In Regina, a local food program found that the cost of a case of cauliflower went up from $49 to $85between October and December. One restaurant in Toronto had to replace its popular roasted cauliflower dish with squash due to its soaring prices. And while the cauliflower crop might be hit especially hard by El Nino in the U.S. and Mexico, these higher prices north of the border are also an effect of a sinking Canadian dollar. Due in large part to currency fluctuations, Canadians are expected to add an additional $345 to their grocery bill in 2016.

For those who’ve decided to become vegetarian due to the high cost of meat, the rising cost of fresh produce could prove especially frustrating. The University of Guelph found that nearly 38 per cent of Canadians cut back on beef in 2015, with most (62 per cent) doing so for financial reasons. All told, prices of both meat and veggies could rise by 4.5 per cent this year. And that’s after fruits, veggies and nuts went up by 10 per cent in 2015. Now’s the time to review your food budget and adjust your expenses, if you haven’t already.

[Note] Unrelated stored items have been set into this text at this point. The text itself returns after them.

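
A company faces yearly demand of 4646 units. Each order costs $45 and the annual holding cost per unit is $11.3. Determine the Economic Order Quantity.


Formula: EOQ = sqrt(2 * D * S / H)
Numerator: 2 * 4646 * 45 = 418140
2DS/H = 418140 / 11.3 = 37003.5
EOQ = sqrt(37003.5) = 192.4 units

192.4 units


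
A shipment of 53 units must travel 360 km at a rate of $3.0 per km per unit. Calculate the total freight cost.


TC = dist * cost * units = 360 * 3.0 * 53 = $57240.00

$57240.00


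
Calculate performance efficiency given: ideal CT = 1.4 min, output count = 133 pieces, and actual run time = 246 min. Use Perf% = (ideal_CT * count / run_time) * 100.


Formula: Performance = (Ideal CT * Total Count) / Run Time * 100
Ideal output time = 1.4 * 133 = 186.2 min
Performance = 186.2 / 246 * 100 = 75.7%

75.7%


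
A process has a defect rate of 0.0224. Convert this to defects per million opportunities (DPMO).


DPMO = defect_rate * 1000000 = 0.0224 * 1000000

22400


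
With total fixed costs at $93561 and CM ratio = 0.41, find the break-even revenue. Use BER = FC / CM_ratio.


Formula: BER = Fixed Costs / Contribution Margin Ratio
BER = $93561 / 0.41
BER = $228197.56 (to the nearest cent)

$228197.56


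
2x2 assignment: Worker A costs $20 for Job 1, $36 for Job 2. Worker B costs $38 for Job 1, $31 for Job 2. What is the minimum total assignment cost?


Option 1: A->1 + B->2 = $20 + $31 = $51
Option 2: A->2 + B->1 = $36 + $38 = $74
Min cost = min($51, $74) = $51

$51


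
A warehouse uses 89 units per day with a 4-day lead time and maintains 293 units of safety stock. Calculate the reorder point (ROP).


Formula: ROP = (Daily Demand * Lead Time) + Safety Stock
Demand during lead time = 89 * 4 = 356 units
ROP = 356 + 293 = 649 units

649 units


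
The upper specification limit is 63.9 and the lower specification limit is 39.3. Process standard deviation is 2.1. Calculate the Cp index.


Cp = (63.9 - 39.3) / (6 * 2.1)

1.95


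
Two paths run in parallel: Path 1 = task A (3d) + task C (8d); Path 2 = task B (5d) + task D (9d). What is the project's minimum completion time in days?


Path 1 = 3 + 8 = 11 days
Path 2 = 5 + 9 = 14 days
Duration = max(11, 14) = 14 days

14 days


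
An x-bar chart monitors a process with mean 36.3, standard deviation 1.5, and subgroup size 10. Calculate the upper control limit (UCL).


UCL = 36.3 + 3 * 1.5 / sqrt(10)

37.72


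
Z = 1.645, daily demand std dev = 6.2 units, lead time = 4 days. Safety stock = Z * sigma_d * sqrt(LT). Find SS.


Formula: SS = z * sigma_d * sqrt(LT)
sqrt(LT) = sqrt(4) = 2.0
SS = 1.645 * 6.2 * 2.0
SS = 20.4 units

20.4 units


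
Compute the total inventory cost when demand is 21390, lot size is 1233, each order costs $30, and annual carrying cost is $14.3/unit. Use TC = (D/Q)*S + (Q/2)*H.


TC = 21390/1233 * 30 + 1233/2 * 14.3

$9336.39


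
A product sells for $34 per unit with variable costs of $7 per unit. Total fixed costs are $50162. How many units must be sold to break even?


Formula: BEQ = Fixed Costs / (Price - Variable Cost)
Contribution margin = $34 - $7 = $27/unit
BEQ = ceil($50162 / $27/unit) = ceil(1857.85) = 1858 units

1858 units


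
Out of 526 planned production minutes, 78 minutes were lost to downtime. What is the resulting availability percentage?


Formula: Availability = (Planned Time - Downtime) / Planned Time * 100
Uptime = 526 - 78 = 448 min
Availability = 448 / 526 * 100 = 85.2%

85.2%


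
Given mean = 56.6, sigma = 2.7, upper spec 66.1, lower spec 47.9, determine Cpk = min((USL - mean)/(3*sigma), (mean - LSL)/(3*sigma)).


Cpu = (66.1 - 56.6) / (3 * 2.7) = 1.17
Cpl = (56.6 - 47.9) / (3 * 2.7) = 1.07
Cpk = min(1.17, 1.07) = 1.07

1.07


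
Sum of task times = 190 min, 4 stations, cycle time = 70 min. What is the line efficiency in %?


Formula: Efficiency = Sum of Task Times / (N_stations * CT) * 100
Total station capacity = 4 stations * 70 min = 280 min
Efficiency = 190 / 280 * 100 = 67.9%

67.9%


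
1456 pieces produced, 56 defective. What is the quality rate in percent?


Formula: Quality Rate = Good Pieces / Total Pieces * 100
Good pieces = 1456 - 56 = 1400
QR = 1400 / 1456 * 100 = 96.2%

96.2%


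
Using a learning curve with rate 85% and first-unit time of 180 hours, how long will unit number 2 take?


Formula: T_n = T_1 * (learning_rate)^(log2(n)) where learning_rate = rate/100
Doublings = log2(2) = 1
T_n = 180 * 0.85^1
T_n = 180 * 0.85 = 153.0 hours

153.0 hours


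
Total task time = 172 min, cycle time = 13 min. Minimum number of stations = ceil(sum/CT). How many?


Formula: N_min = ceil(Sum of Task Times / Cycle Time)
N_min = ceil(172 min / 13 min) = ceil(13.2308)
N_min = 14 stations

14


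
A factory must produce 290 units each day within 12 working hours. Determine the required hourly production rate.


Formula: Production Rate = Daily Demand / Available Hours
Rate = 290 units/day / 12 hours/day
Rate = 24.2 units/hour

24.2 units/hour


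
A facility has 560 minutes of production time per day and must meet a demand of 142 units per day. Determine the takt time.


Formula: Takt Time = Available Production Time / Customer Demand
Takt = 560 min/day / 142 units/day
Takt = 3.94 min/unit

3.94 min/unit


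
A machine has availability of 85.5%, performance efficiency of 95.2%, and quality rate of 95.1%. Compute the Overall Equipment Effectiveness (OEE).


Formula: OEE = Availability * Performance * Quality / 10000
A * P = 85.5% * 95.2% / 100 = 81.4%
OEE = 81.4% * 95.1% / 100 = 77.4%

77.4%


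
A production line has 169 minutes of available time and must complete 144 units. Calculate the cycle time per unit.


Formula: CT = Available Time / Number of Units
CT = 169 min / 144 units
CT = 1.17 min/unit

1.17 min/unit


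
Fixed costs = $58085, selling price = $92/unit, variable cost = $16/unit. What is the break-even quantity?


Formula: BEQ = Fixed Costs / (Price - Variable Cost)
Contribution margin = $92 - $16 = $76/unit
BEQ = ceil($58085 / $76/unit) = ceil(764.28) = 765 units

765 units


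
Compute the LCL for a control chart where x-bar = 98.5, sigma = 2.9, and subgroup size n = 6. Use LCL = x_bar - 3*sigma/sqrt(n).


LCL = 98.5 - 3 * 2.9 / sqrt(6)

94.95


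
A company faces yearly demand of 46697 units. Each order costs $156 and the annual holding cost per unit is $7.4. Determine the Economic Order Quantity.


Formula: EOQ = sqrt(2 * D * S / H)
Numerator: 2 * 46697 * 156 = 14569464
2DS/H = 14569464 / 7.4 = 1968846.5
EOQ = sqrt(1968846.5) = 1403.2 units

1403.2 units


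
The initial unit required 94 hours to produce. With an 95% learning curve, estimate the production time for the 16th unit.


Formula: T_n = T_1 * (learning_rate)^(log2(n)) where learning_rate = rate/100
Doublings = log2(16) = 4
T_n = 94 * 0.95^4
T_n = 94 * 0.8145 = 76.6 hours

76.6 hours


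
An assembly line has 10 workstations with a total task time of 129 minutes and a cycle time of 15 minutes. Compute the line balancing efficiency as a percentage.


Formula: Efficiency = Sum of Task Times / (N_stations * CT) * 100
Total station capacity = 10 stations * 15 min = 150 min
Efficiency = 129 / 150 * 100 = 86.0%

86.0%


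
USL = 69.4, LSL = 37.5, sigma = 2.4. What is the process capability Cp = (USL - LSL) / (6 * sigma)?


Cp = (69.4 - 37.5) / (6 * 2.4)

2.22


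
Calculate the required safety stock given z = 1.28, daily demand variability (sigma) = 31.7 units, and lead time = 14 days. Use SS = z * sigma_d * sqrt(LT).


Formula: SS = z * sigma_d * sqrt(LT)
sqrt(LT) = sqrt(14) = 3.7417
SS = 1.28 * 31.7 * 3.7417
SS = 151.8 units

151.8 units


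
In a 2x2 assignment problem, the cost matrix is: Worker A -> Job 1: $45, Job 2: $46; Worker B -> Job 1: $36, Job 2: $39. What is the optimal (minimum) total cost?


Option 1: A->1 + B->2 = $45 + $39 = $84
Option 2: A->2 + B->1 = $46 + $36 = $82
Min cost = min($84, $82) = $82

$82


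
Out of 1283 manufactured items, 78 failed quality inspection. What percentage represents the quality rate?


Formula: Quality Rate = Good Pieces / Total Pieces * 100
Good pieces = 1283 - 78 = 1205
QR = 1205 / 1283 * 100 = 93.9%

93.9%


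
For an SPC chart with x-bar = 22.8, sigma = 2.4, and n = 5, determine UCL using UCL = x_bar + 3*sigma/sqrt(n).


UCL = 22.8 + 3 * 2.4 / sqrt(5)

26.02


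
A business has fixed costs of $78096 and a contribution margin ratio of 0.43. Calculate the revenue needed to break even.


Formula: BER = Fixed Costs / Contribution Margin Ratio
BER = $78096 / 0.43
BER = $181618.60 (to the nearest cent)

$181618.60


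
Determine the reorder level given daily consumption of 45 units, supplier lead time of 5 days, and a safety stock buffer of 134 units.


Formula: ROP = (Daily Demand * Lead Time) + Safety Stock
Demand during lead time = 45 * 5 = 225 units
ROP = 225 + 134 = 359 units

359 units


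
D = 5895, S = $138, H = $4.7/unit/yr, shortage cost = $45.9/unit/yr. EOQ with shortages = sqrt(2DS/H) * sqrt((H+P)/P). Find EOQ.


Formula: EOQ* = sqrt(2DS/H) * sqrt((H+P)/P)
Base EOQ = sqrt(2*5895*138/4.7) = 588.37 units
Correction = sqrt((4.7+45.9)/45.9) = 1.04995
EOQ* = 588.37 * 1.04995 = 617.8 units

617.8 units


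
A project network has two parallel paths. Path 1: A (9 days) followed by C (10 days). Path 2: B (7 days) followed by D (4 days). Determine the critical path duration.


Path 1 = 9 + 10 = 19 days
Path 2 = 7 + 4 = 11 days
Duration = max(19, 11) = 19 days

19 days


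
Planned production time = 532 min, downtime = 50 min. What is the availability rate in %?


Formula: Availability = (Planned Time - Downtime) / Planned Time * 100
Uptime = 532 - 50 = 482 min
Availability = 482 / 532 * 100 = 90.6%

90.6%


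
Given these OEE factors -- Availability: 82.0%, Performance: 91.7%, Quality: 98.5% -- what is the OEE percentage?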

How to save more at the grocery store

The Globe and Mail offers five methods to save up to 40 per cent on groceries:

  • Buy fresh produce at discount grocers
  • Buy no-name brands to save money
  • Grab what you can at a dollar store
  • Cut back on food waste

Other sources suggest to avoid coupons, flyers (not everything is on sale) and buying the biggest box of something to get more bang for your buck. And while you’ll want to budget your food costs on a weekly basis, meal-planning might not be the best way to save money—you’ll often end up paying more for items that might be marked down on your next shopping trip.

But while Canadians have little control over the rise and fall of our currency, we can certainly curtail certain eating habits. In comparing cauliflower costs, a head of organic was selling for $8.99 in Toronto, as opposed to the $25 roasted, stuffed version that was recently removed from the menu at a local restaurant. As food costs rise, it’s pretty much a given that restaurants will be passing the costs on to customers—barring any radical menu changes. Therefore, the best way to reduce spending on food is to stop eating out; or, at the very least, choose more affordable options to avoid going over your food budget.

Judging by past history, the loonie should eventually recover from its recent lows and the cost of cauliflower ought to drop to a more reasonable level over time. But let’s make 2016 the year of the battle-tested budget; stress test your monthly budget to see how it copes with rising food costs, mortgage rates and emergency savings situations.